Oleh karena itu, usahakan Anda mulai menyambungkan pengisi daya saat baterai menyentuh angka 20%. Selain itu, segera lepaskan kabel saat daya mencapai 80-90%. Langkah sederhana ini secara efektif akan memperpanjang umur pakai baterai Anda secara signifikan.

2. Gunakan Charger Orisinal atau Berkualitas Tinggi

Harga charger original memang terasa lebih mahal bagi sebagian orang.
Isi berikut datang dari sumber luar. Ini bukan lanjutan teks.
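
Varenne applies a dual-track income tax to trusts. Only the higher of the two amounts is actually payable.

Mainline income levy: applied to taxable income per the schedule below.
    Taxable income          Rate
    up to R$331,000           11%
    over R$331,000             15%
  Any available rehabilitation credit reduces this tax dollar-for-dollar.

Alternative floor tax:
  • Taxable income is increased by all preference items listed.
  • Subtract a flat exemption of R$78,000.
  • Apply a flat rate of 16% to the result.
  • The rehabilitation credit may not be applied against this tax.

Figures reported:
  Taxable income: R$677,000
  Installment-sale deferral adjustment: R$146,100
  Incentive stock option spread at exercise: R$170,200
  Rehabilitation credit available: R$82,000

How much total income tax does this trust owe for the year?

R$146,448

Mainline income levy:
  R$331,000 × 11% = R$36,410
  R$346,000 × 15% = R$51,900
  → R$88,310
  Less rehabilitation credit R$82,000 → R$6,310

Alternative floor tax:
  Adjusted income: R$677,000 + R$146,100 + R$170,200 = R$993,300
  Less exemption R$78,000 → base R$915,300
  R$915,300 × 16% = R$146,448

R$146,448 > R$6,310, so the alternative floor tax is the binding amount.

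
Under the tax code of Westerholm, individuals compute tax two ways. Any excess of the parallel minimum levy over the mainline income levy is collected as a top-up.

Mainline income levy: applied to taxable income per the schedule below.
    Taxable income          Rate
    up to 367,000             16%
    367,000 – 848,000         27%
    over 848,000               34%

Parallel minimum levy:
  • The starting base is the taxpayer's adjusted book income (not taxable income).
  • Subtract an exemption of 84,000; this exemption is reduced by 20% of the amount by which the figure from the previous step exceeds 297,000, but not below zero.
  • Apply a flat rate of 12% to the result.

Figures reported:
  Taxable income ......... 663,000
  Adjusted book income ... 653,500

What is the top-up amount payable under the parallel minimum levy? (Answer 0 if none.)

Parallel minimum levy:
  Base (adjusted book income): 653,500
  Exemption: 84,000 − 20% × (653,500 − 297,000) = 84,000 − 71,300 = 12,700
  Base: 653,500 − 12,700 = 640,800
  640,800 × 12% = 76,896

Mainline income levy:
  367,000 × 16% = 58,720
  296,000 × 27% = 79,920
  → 138,640

76,896 ≤ 138,640, so no add-on is due.

0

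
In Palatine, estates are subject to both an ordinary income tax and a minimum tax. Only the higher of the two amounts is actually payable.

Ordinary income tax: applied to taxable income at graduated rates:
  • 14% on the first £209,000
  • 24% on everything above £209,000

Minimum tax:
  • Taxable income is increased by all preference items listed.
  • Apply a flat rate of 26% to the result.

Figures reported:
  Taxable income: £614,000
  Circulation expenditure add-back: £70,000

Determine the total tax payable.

£177,840

Ordinary income tax:
  £209,000 × 14% = £29,260
  £405,000 × 24% = £97,200
  → £126,460

Minimum tax:
  Adjusted income: £614,000 + £70,000 = £684,000
  £684,000 × 26% = £177,840

£177,840 > £126,460, so the minimum tax is the binding amount.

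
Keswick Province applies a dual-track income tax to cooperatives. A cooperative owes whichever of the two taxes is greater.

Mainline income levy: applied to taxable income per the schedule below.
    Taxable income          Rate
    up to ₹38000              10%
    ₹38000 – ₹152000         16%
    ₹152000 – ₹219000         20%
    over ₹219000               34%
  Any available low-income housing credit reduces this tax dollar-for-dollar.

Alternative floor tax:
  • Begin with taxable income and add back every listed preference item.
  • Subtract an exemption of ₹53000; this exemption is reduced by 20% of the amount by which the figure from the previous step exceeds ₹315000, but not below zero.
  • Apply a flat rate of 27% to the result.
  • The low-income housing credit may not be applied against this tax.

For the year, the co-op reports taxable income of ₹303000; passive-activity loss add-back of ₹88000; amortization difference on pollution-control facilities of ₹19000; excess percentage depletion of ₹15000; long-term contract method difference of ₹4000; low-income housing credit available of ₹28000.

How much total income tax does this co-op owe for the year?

₹107676

Alternative floor tax:
  Adjusted income: ₹303000 + ₹88000 + ₹19000 + ₹15000 + ₹4000 = ₹429000
  Exemption: ₹53000 − 20% × (₹429000 − ₹315000) = ₹53000 − ₹22800 = ₹30200
  Base: ₹429000 − ₹30200 = ₹398800
  ₹398800 × 27% = ₹107676

Mainline income levy:
  ₹38000 × 10% = ₹3800
  ₹114000 × 16% = ₹18240
  ₹67000 × 20% = ₹13400
  ₹84000 × 34% = ₹28560
  → ₹64000
  Less low-income housing credit ₹28000 → ₹36000

₹107676 > ₹36000, so the alternative floor tax is the binding amount.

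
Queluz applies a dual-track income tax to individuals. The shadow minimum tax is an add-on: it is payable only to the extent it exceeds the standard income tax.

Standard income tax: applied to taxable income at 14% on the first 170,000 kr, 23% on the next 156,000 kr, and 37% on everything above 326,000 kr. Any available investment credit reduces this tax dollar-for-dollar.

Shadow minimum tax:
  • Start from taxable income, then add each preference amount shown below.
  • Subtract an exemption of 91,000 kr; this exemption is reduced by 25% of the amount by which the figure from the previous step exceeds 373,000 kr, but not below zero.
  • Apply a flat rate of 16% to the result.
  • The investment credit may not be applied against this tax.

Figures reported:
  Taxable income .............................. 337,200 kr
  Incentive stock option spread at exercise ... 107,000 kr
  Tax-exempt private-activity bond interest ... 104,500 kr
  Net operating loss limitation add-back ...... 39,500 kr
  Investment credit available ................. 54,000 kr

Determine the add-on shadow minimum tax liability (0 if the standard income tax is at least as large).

78,336 kr

Shadow minimum tax:
  Adjusted income: 337,200 kr + 107,000 kr + 104,500 kr + 39,500 kr = 588,200 kr
  Exemption: 91,000 kr − 25% × (588,200 kr − 373,000 kr) = 91,000 kr − 53,800 kr = 37,200 kr
  Base: 588,200 kr − 37,200 kr = 551,000 kr
  551,000 kr × 16% = 88,160 kr

Standard income tax:
  170,000 kr × 14% = 23,800 kr
  156,000 kr × 23% = 35,880 kr
  11,200 kr × 37% = 4,144 kr
  → 63,824 kr
  Less investment credit 54,000 kr → 9,824 kr

Excess of shadow minimum tax over standard income tax: 88,160 kr − 9,824 kr = 78,336 kr.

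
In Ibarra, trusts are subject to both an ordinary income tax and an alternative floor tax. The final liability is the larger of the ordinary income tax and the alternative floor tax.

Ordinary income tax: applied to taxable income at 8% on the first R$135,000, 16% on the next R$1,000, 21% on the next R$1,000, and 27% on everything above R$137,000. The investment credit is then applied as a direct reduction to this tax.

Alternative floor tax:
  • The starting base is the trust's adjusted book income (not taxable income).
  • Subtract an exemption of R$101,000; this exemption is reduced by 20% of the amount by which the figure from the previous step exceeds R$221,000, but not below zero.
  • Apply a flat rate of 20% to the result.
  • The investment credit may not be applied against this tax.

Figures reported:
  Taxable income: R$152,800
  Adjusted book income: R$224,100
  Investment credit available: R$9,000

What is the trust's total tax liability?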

Meskipun demikian, harga mesin HandPhone jauh lebih mahal jika terjadi kerusakan fatal. Charger “abal-abal” biasanya tidak memiliki regulator voltase yang stabil. Akibatnya, arus listrik yang melonjak tiba-tiba dapat membakar komponen IC Power. Komponen inilah yang menjadi jantung utama mesin, sehingga kerusakannya sering membuat HandPhone mati total secara mendadak.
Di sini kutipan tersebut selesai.